La Corte Internazionale di Giustizia ha ordinato lo scorso 14 dicembre all’Azerbaijan di prevenire e punire atti di vandalismo e profanazione contro l’eredità culturale armena durante il conflitto in corso in Nagorno Karabakh. Una posizione, quella del Tribunale, che rappresenta un nuovo approccio alla difesa del patrimonio culturale, non solo armeno, ma che, in quella lingua di terra chiamata Nagorno Karabakh, nell'antico nome armeno Artsakh, rappresenta la speranza concreta che il patrimonio culturale non vada perduto.
La regione è contesa dagli anni Venti del secolo scorso, quando fu data dall’Unione Sovietica all’Azerbaijan, nonostante fosse a maggioranza armena. Con il collasso dell’Unione Sovietica, fu proclamata una nazione indipendente, un piccolo Stato tra Armenia e Azerbaijan non riconosciuto da nessuno, ma che aveva ovviamente il supporto dell’Armenia. Da qui, sono nati due conflitti, l’ultimo risoltosi in favore dell’Azerbaijan.

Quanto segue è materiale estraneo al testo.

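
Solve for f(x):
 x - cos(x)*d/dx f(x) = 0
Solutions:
 f(x) = C1 + Integral(x/cos(x), x)


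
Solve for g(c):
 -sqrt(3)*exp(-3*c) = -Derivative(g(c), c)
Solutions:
 g(c) = C1 - sqrt(3)*exp(-3*c)/3


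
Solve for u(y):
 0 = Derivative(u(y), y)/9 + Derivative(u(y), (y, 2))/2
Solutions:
 u(y) = C1 + C2*exp(-2*y/9)


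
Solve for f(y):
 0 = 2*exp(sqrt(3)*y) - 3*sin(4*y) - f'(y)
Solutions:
 f(y) = C1 + 2*sqrt(3)*exp(sqrt(3)*y)/3 + 3*cos(4*y)/4


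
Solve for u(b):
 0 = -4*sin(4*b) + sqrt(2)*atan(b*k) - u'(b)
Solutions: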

E così, mentre i confini del dopoguerra ancora non sono precisamente delimitati, mentre resta in bilico la questione dei prigionieri di guerra (gli armeni chiedono almeno un conto esatto, gli azeri lamentano che quelli che sono stati fatti prigionieri non erano in guerra, ma in azioni di disturbo), la comunità internazionale dà un segnale per la preservazione del patrimonio armeno della regione.

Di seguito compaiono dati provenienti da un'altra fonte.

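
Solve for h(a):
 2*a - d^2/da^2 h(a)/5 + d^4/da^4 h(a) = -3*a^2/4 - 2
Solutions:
 h(a) = C1 + C2*a + C3*exp(-sqrt(5)*a/5) + C4*exp(sqrt(5)*a/5) + 5*a^4/16 + 5*a^3/3 + 95*a^2/4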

Un segnale considerato importante, se si pensa che, con dati, numeri e ricerche, si è arrivati persino a parlare di un “genocidio culturale” avvenuto nel corso dell’ultimo secolo sul territorio dell’Artsakh. Da parte loro, gli azeri lamentano che in questi anni di indipendenza (o separazione, secondo il loro punto di vista), gli stessi armeni hanno distrutto o danneggiato moschee. Non solo. Gli azeri sottolineano che quel territorio non è armeno, ha piuttosto origini albaniano – caucasiche, e che dunque la loro etnia era sul territorio da sempre.
È una dialettica figlia di una guerra, e vanno ascoltate tutte e due le parti in causa. Poi si vedono i numeri. E quelli, sì, destano preoccupazione, e lasciano comprendere perché la Corte Internazionale Europea ha preso quella decisione. C’è, in particolare, una iniziativa nata alla Cornell University, negli Stati Uniti, e chiamata Caucasus Heritage Watch, che usa immagini satellitari per verificare e monitorare la situazione del patrimonio cristiano armeno nella regione, e i cui rapporti sono stati proprio utilizzati dalla Corte Internazionale Europea.